Il nome socialista va difeso, gli ideali esaltati,il progetto politico costruito.
CONCLUSIONI
Il PSI ha uno spazio politico enorme da coprire. Il socialismo non solo non è superato ma più che mai attuale. Chi nega tale evidenza ha altri obiettivi di carattere diverso da quello politico.
Oggi è necessario procedere ad un allargamento e un rinnovamento del gruppo dirigente. Parimenti è opportuno chiedere un passo indietro a chi non crede più nelle possibilità di ripresa del partito.
E’ indispensabile garantire alle prossime elezioni la presentazione di liste con il simbolo socialista e, su questo, fare un patto con i militanti, vecchi e nuovi, e con gli elettori. Non devono essere ammesse scorciatoie. Anche in presenza di alleanze per il superamento degli sbarramenti, va comunque evidenziato il nome ed il simbolo del PSI.

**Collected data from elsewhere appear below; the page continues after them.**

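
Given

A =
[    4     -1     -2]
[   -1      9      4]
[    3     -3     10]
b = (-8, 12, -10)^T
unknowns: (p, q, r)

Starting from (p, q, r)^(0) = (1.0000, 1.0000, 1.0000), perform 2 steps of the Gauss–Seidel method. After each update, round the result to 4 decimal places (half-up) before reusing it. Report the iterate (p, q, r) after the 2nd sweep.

Iteration 1:
  p = (-8 - (-1)·1.0000 - (-2)·1.0000) / (4) = -1.2500
  q = (12 - (-1)·-1.2500 - (4)·1.0000) / (9) = 0.7500
  r = (-10 - (3)·-1.2500 - (-3)·0.7500) / (10) = -0.4000
Iteration 2:
  p = (-8 - (-1)·0.7500 - (-2)·-0.4000) / (4) = -2.0125
  q = (12 - (-1)·-2.0125 - (4)·-0.4000) / (9) = 1.2875
  r = (-10 - (3)·-2.0125 - (-3)·1.2875) / (10) = -0.0100

(-2.0125, 1.2875, -0.0100)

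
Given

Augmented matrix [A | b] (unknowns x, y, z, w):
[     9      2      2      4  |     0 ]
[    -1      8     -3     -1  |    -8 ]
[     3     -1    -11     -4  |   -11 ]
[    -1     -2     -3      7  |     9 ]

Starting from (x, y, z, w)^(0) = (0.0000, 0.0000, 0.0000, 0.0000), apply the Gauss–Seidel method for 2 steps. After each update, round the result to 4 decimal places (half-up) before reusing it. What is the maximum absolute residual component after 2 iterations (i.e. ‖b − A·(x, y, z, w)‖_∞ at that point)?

2.5676

Iteration 1:
  x = (0 - (2)·0.0000 - (2)·0.0000 - (4)·0.0000) / (9) = 0.0000
  y = (-8 - (-1)·0.0000 - (-3)·0.0000 - (-1)·0.0000) / (8) = -1.0000
  z = (-11 - (3)·0.0000 - (-1)·-1.0000 - (-4)·0.0000) / (-11) = 1.0909
  w = (9 - (-1)·0.0000 - (-2)·-1.0000 - (-3)·1.0909) / (7) = 1.4675
Iteration 2:
  x = (0 - (2)·-1.0000 - (2)·1.0909 - (4)·1.4675) / (9) = -0.6724
  y = (-8 - (-1)·-0.6724 - (-3)·1.0909 - (-1)·1.4675) / (8) = -0.4915
  z = (-11 - (3)·-0.6724 - (-1)·-0.4915 - (-4)·1.4675) / (-11) = 0.3277
  w = (9 - (-1)·-0.6724 - (-2)·-0.4915 - (-3)·0.3277) / (7) = 1.1897
Residual b − A·x = (1.6204, -2.5676, -1.1108, -0.0002); ∞-norm = 2.5676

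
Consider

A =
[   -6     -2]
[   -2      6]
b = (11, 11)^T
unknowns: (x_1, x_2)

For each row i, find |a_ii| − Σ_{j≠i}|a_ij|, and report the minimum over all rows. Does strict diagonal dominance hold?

row 1: |-6| − (2) = 4
row 2: |6| − (2) = 4
minimum over rows = 4 → strictly diagonally dominant (convergence guaranteed)

4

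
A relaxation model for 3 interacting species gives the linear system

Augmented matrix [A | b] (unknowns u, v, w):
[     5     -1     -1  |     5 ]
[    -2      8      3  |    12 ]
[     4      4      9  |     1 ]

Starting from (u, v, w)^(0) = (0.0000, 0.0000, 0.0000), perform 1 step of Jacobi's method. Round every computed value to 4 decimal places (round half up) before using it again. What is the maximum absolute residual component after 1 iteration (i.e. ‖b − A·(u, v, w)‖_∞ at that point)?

Iteration 1:
  u = (5 - (-1)·0.0000 - (-1)·0.0000) / (5) = 1.0000
  v = (12 - (-2)·0.0000 - (3)·0.0000) / (8) = 1.5000
  w = (1 - (4)·0.0000 - (4)·0.0000) / (9) = 0.1111
Residual b − A·x = (1.6111, 1.6667, -9.9999); ∞-norm = 9.9999

9.9999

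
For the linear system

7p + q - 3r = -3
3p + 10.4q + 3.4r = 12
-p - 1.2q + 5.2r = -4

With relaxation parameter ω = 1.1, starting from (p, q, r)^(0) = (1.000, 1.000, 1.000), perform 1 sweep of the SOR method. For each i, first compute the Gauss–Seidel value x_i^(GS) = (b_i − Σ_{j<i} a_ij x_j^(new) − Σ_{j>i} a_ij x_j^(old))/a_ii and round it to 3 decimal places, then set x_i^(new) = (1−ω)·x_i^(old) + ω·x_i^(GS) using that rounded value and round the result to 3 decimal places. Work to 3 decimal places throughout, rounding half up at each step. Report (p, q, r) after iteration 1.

Iteration 1:
  p: GS value = (-3 - (1)·1.000 - (-3)·1.000) / (7) = -0.143;  p ← (1−ω)·1.000 + ω·-0.143 = -0.257
  q: GS value = (12 - (3)·-0.257 - (3.4)·1.000) / (10.4) = 0.901;  q ← (1−ω)·1.000 + ω·0.901 = 0.891
  r: GS value = (-4 - (-1)·-0.257 - (-1.2)·0.891) / (5.2) = -0.613;  r ← (1−ω)·1.000 + ω·-0.613 = -0.774

(-0.257, 0.891, -0.774)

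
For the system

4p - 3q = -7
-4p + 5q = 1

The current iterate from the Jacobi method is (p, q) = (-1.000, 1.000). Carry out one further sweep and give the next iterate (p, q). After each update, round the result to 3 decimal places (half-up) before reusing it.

One sweep:
  p = (-7 - (-3)·1.000) / (4) = -1.000
  q = (1 - (-4)·-1.000) / (5) = -0.600

(-1.000, -0.600)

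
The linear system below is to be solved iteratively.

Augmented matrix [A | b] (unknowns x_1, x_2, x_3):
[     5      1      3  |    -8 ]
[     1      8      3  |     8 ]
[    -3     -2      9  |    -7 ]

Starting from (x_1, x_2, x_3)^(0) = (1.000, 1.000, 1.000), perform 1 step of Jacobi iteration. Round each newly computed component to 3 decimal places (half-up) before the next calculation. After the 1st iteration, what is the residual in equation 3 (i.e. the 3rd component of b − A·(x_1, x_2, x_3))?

Iteration 1:
  x_1 = (-8 - (1)·1.000 - (3)·1.000) / (5) = -2.400
  x_2 = (8 - (1)·1.000 - (3)·1.000) / (8) = 0.500
  x_3 = (-7 - (-3)·1.000 - (-2)·1.000) / (9) = -0.222
Residual b − A·x = (4.166, 7.066, -11.202)

-11.202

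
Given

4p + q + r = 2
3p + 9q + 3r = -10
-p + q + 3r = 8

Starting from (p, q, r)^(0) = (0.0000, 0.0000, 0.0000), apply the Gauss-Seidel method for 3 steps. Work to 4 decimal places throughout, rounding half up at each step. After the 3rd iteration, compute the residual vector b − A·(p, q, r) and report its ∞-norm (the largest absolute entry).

Iteration 1:
  p = (2 - (1)·0.0000 - (1)·0.0000) / (4) = 0.5000
  q = (-10 - (3)·0.5000 - (3)·0.0000) / (9) = -1.2778
  r = (8 - (-1)·0.5000 - (1)·-1.2778) / (3) = 3.2593
Iteration 2:
  p = (2 - (1)·-1.2778 - (1)·3.2593) / (4) = 0.0046
  q = (-10 - (3)·0.0046 - (3)·3.2593) / (9) = -2.1991
  r = (8 - (-1)·0.0046 - (1)·-2.1991) / (3) = 3.4012
Iteration 3:
  p = (2 - (1)·-2.1991 - (1)·3.4012) / (4) = 0.1995
  q = (-10 - (3)·0.1995 - (3)·3.4012) / (9) = -2.3113
  r = (8 - (-1)·0.1995 - (1)·-2.3113) / (3) = 3.5036
Residual b − A·x = (0.0097, -0.3076, 0.0000); ∞-norm = 0.3076

0.3076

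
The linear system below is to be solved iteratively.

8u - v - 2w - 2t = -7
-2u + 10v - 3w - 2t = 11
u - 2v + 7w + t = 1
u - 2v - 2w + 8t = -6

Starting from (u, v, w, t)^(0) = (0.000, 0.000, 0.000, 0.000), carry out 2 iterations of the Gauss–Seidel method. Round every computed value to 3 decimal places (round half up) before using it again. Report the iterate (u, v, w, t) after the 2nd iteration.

Iteration 1:
  u = (-7 - (-1)·0.000 - (-2)·0.000 - (-2)·0.000) / (8) = -0.875
  v = (11 - (-2)·-0.875 - (-3)·0.000 - (-2)·0.000) / (10) = 0.925
  w = (1 - (1)·-0.875 - (-2)·0.925 - (1)·0.000) / (7) = 0.532
  t = (-6 - (1)·-0.875 - (-2)·0.925 - (-2)·0.532) / (8) = -0.276
Iteration 2:
  u = (-7 - (-1)·0.925 - (-2)·0.532 - (-2)·-0.276) / (8) = -0.695
  v = (11 - (-2)·-0.695 - (-3)·0.532 - (-2)·-0.276) / (10) = 1.065
  w = (1 - (1)·-0.695 - (-2)·1.065 - (1)·-0.276) / (7) = 0.586
  t = (-6 - (1)·-0.695 - (-2)·1.065 - (-2)·0.586) / (8) = -0.250

(-0.695, 1.065, 0.586, -0.250)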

E’ necessario riallacciare rapporti seri e collaborativi con il sindacato e tutto il mondo associativo.
Il Partito del Lavoro deve avere sedi in tutte le principali città del Paese, gli eletti devono contribuire a tale necessità, i militanti devono consentire con il loro contributo alla vita associativa del Partito.
Il socialista non può avere l’imbarazzo a chiamarsi tale per responsabilità, ove esistenti, del passato.
Riacquistare la propria dignità, dimostrare con orgoglio di appartenere alla storia politica più lunga e più bella del Paese.